In an analysis class I'm teaching, I stated a different definition of the Riemann integral, which I thought was equivalent to the usual one. But now I'm not so sure.
Notation: let $f : [0,1] \to \mathbb{R}$ be a bounded function. A partition $\pi$ is a finite sequence $\pi = \{0 \le x_0 \le \dots \le x_n \le 1\}$. The mesh $|\pi|$ is defined as $\max_i |x_i - x_{i-1}|$. For a partition $\pi$, define:
the upper sum $U_\pi(f) = \sum_{i=1}^n \sup_{x \in [x_{i-1}, x_i]} f(x) \cdot (x_i - x_{i-1})$
the lower sum $L_\pi(f) = \sum_{i=1}^n \inf_{x \in [x_{i-1}, x_i]} f(x) \cdot (x_i - x_{i-1})$
the right sum $R_\pi(f) = \sum_{i=1}^n f(x_i) (x_i - x_{i-1})$.
A standard definition of Riemann integral (see, e.g., Baby Rudin) goes as follows:
$f$ is Riemann integrable, with integral $I$, iff $\inf_\pi U_\pi(f) = \sup_\pi L_\pi(f) = I$.
The definition I gave, which here I'll call "right Riemann integrable", is this:
$f$ is right Riemann integrable, with integral $I$, iff for every $\epsilon > 0$ there exists $\delta > 0$ such that for every partition $\pi$ with $|\pi| < \delta$ we have $|R_\pi(f) - I| < \epsilon$. (In other words, $\lim_{|\pi|\to 0} R_\pi(f) = I$.)
The idea is to mimic the "right endpoint rule" definition given in introductory calculus classes.
Now it's well known that $f$ is Riemann integrable iff it is continuous almost everywhere, in which case the Riemann integral equals the Lebesgue integral.
I can prove that if $f$ is continuous almost everywhere, then it is right Riemann integrable, and the right Riemann integral equals the Lebesgue integral. Hence, every Riemann integrable function is right Riemann integrable, and in this case all integrals agree.
What I can't prove is the converse.
Is it true that every "right Riemann integrable" function is Riemann integrable?
I thought of doing something like the following: given a partition $\pi$, for each $i$ let $t_i \in [x_{i-1}, x_i]$ be a point at which the supremum $\sup_{x \in [x_{i-1}, x_i]} f(x)$ is almost attained. Then refine $\pi$ to a new partition $\pi'$ by throwing in all the $t_i$. I would like to say that $R_{\pi'}(f)$ is then close to $U_\pi(f)$. But if $t_i$ was very close to $x_{i-1}$ then the effect of throwing it in to $\pi'$ may not affect the right sum very much.
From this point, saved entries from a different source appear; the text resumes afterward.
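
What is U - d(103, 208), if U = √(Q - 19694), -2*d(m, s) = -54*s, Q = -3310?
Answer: -5616 + 18*I*√71 ≈ -5616.0 + 151.67*I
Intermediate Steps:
d(m, s) = 27*s (d(m, s) = -(-27)*s = 27*s)
U = 18*I*√71 (U = √(-3310 - 19694) = √(-23004) = 18*I*√71 ≈ 151.67*I)
U - d(103, 208) = 18*I*√71 - 27*208 = 18*I*√71 - 1*5616 = 18*I*√71 - 5616 = -5616 + 18*I*√71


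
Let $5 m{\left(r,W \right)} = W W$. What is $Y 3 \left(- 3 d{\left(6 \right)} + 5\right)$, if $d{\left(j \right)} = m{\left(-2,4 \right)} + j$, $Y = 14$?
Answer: $- \frac{4746}{5} \approx -949.2$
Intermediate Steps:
$m{\left(r,W \right)} = \frac{W^{2}}{5}$ ($m{\left(r,W \right)} = \frac{W W}{5} = \frac{W^{2}}{5}$)
$d{\left(j \right)} = \frac{16}{5} + j$ ($d{\left(j \right)} = \frac{4^{2}}{5} + j = \frac{1}{5} \cdot 16 + j = \frac{16}{5} + j$)
$Y 3 \left(- 3 d{\left(6 \right)} + 5\right) = 14 \cdot 3 \left(- 3 \left(\frac{16}{5} + 6\right) + 5\right) = 42 \left(\left(-3\right) \frac{46}{5} + 5\right) = 42 \left(- \frac{138}{5} + 5\right) = 42 \left(- \frac{113}{5}\right) = - \frac{4746}{5}$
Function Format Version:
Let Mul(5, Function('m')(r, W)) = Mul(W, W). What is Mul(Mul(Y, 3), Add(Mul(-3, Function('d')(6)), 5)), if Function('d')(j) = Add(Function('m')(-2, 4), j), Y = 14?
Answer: Rational(-4746, 5) ≈ -949.20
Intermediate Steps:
Function('m')(r, W) = Mul(Rational(1, 5), Pow(W, 2)) (Function('m')(r, W) = Mul(Rational(1, 5), Mul(W, W)) = Mul(Rational(1, 5), Pow(W, 2)))
Function('d')(j) = Add(Rational(16, 5), j) (Function('d')(j) = Add(Mul(Rational(1, 5), Pow(4, 2)), j) = Add(Mul(Rational(1, 5), 16), j) = Add(Rational(16, 5), j))
Mul(Mul(Y, 3), Add(Mul(-3, Function('d')(6)), 5)) = Mul(Mul(14, 3), Add(Mul(-3, Add(Rational(16, 5), 6)), 5)) = Mul(42, Add(Mul(-3, Rational(46, 5)), 5)) = Mul(42, Add(Rational(-138, 5), 5)) = Mul(42, Rational(-113, 5)) = Rational(-4746, 5)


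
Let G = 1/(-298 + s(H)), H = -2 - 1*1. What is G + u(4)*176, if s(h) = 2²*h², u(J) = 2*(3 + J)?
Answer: 645567/262 ≈ 2464.0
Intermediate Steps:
u(J) = 6 + 2*J
H = -3 (H = -2 - 1 = -3)
s(h) = 4*h²
G = -1/262 (G = 1/(-298 + 4*(-3)²) = 1/(-298 + 4*9) = 1/(-298 + 36) = 1/(-262) = -1/262 ≈ -0.0038168)
G + u(4)*176 = -1/262 + (6 + 2*4)*176 = -1/262 + (6 + 8)*176 = -1/262 + 14*176 = -1/262 + 2464 = 645567/262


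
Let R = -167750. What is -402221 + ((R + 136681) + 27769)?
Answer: -405521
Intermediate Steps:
-402221 + ((R + 136681) + 27769) = -402221 + ((-167750 + 136681) + 27769) = -402221 + (-31069 + 27769) = -402221 - 3300 = -405521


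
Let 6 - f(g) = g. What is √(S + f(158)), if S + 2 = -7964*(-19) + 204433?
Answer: √355595 ≈ 596.32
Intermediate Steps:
f(g) = 6 - g
S = 355747 (S = -2 + (-7964*(-19) + 204433) = -2 + (151316 + 204433) = -2 + 355749 = 355747)
√(S + f(158)) = √(355747 + (6 - 1*158)) = √(355747 + (6 - 158)) = √(355747 - 152) = √355595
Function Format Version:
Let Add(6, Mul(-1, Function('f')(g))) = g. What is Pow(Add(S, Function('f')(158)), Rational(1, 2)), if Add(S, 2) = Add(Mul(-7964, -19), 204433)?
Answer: Pow(355595, Rational(1, 2)) ≈ 596.32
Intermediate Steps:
Function('f')(g) = Add(6, Mul(-1, g))
S = 355747 (S = Add(-2, Add(Mul(-7964, -19), 204433)) = Add(-2, Add(151316, 204433)) = Add(-2, 355749) = 355747)
Pow(Add(S, Function('f')(158)), Rational(1, 2)) = Pow(Add(355747, Add(6, Mul(-1, 158))), Rational(1, 2)) = Pow(Add(355747, Add(6, -158)), Rational(1, 2)) = Pow(Add(355747, -152), Rational(1, 2)) = Pow(355595, Rational(1, 2))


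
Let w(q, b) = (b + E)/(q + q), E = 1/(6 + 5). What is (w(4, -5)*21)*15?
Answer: -8505/44 ≈ -193.30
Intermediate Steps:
E = 1/11 ≈ 0.090909
w(q, b) = (1/11 + b)/(2*q) (w(q, b) = (b + 1/11)/(q + q) = (1/11 + b)/((2*q)) = (1/11 + b)*(1/(2*q)) = (1/11 + b)/(2*q))
(w(4, -5)*21)*15 = (((1/22)*(1 + 11*(-5))/4)*21)*15 = (((1/22)*(¼)*(1 - 55))*21)*15 = (((1/22)*(¼)*(-54))*21)*15 = -27/44*21*15 = -567/44*15 = -8505/44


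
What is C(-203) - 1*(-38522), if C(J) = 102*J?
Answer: 17816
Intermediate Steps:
C(-203) - 1*(-38522) = 102*(-203) - 1*(-38522) = -20706 + 38522 = 17816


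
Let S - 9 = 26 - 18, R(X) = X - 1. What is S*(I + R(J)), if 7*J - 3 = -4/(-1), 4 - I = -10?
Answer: 238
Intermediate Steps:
I = 14 (I = 4 - 1*(-10) = 4 + 10 = 14)
J = 1 (J = 3/7 + (-4/(-1))/7 = 3/7 + (-4*(-1))/7 = 3/7 + (⅐)*4 = 3/7 + 4/7 = 1)
R(X) = -1 + X
S = 17 (S = 9 + (26 - 18) = 9 + 8 = 17)
S*(I + R(J)) = 17*(14 + (-1 + 1)) = 17*(14 + 0) = 17*14 = 238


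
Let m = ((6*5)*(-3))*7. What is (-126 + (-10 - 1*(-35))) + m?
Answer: -731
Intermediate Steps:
m = -630 (m = (30*(-3))*7 = -90*7 = -630)
(-126 + (-10 - 1*(-35))) + m = (-126 + (-10 - 1*(-35))) - 630 = (-126 + (-10 + 35)) - 630 = (-126 + 25) - 630 = -101 - 630 = -731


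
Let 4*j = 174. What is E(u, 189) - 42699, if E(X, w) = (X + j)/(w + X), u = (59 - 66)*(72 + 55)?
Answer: -59776909/1400 ≈ -42698.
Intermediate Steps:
j = 87/2 (j = (¼)*174 = 87/2 ≈ 43.500)
u = -889 (u = -7*127 = -889)
E(X, w) = (87/2 + X)/(X + w) (E(X, w) = (X + 87/2)/(w + X) = (87/2 + X)/(X + w))
E(u, 189) - 42699 = (87/2 - 889)/(-889 + 189) - 42699 = -1691/2/(-700) - 42699 = -1/700*(-1691/2) - 42699 = 1691/1400 - 42699 = -59776909/1400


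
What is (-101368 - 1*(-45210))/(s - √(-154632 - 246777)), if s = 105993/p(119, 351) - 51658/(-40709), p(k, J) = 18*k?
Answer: -267547482346984362292/37922746853628975685 - 15814944415161927336*I*√44601/37922746853628975685 ≈ -7.0551 - 88.073*I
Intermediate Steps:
s = 491724497/9688742 (s = 105993/((18*119)) - 51658/(-40709) = 105993/2142 - 51658*(-1/40709) = 105993*(1/2142) + 51658/40709 = 11777/238 + 51658/40709 = 491724497/9688742 ≈ 50.752)
(-101368 - 1*(-45210))/(s - √(-154632 - 246777)) = (-101368 - 1*(-45210))/(491724497/9688742 - √(-154632 - 246777)) = (-101368 + 45210)/(491724497/9688742 - √(-401409)) = -56158/(491724497/9688742 - 3*I*√44601)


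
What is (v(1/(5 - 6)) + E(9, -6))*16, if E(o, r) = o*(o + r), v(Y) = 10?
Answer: 592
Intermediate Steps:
(v(1/(5 - 6)) + E(9, -6))*16 = (10 + 9*(9 - 6))*16 = (10 + 9*3)*16 = (10 + 27)*16 = 37*16 = 592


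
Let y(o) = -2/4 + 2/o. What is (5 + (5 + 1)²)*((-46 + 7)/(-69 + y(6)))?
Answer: 9594/415 ≈ 23.118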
The book by Bartle-Sherbert employs something similar to your definition. In Theorem $7.2.1.$ he proves what he states as "Cauchy Criterion". An adaptation of the proof shows that it is equivalent to Theorem $6.6$ of Rudin. Since those are equivalences, you have that the definitions (of Rudin and Bartle-Shebert) are equivalent.
For easy reference to those not with the book, Theorem $6.6$ of Rudin is:
Theorem: $f \in \mathcal{R}(\alpha)$ on $[a,b]$ iff for every $\epsilon>0$ there exists a partition $P$ such that
$$U(P,f,\alpha)-L(P,f,\alpha) < \epsilon.$$
EDIT: As this is right now, this does not address your question. Note that the definition on Bartle-Sherbert takes in account an arbitrary "tagging". I'll leave this answer as a partial answer, since it may help somehow.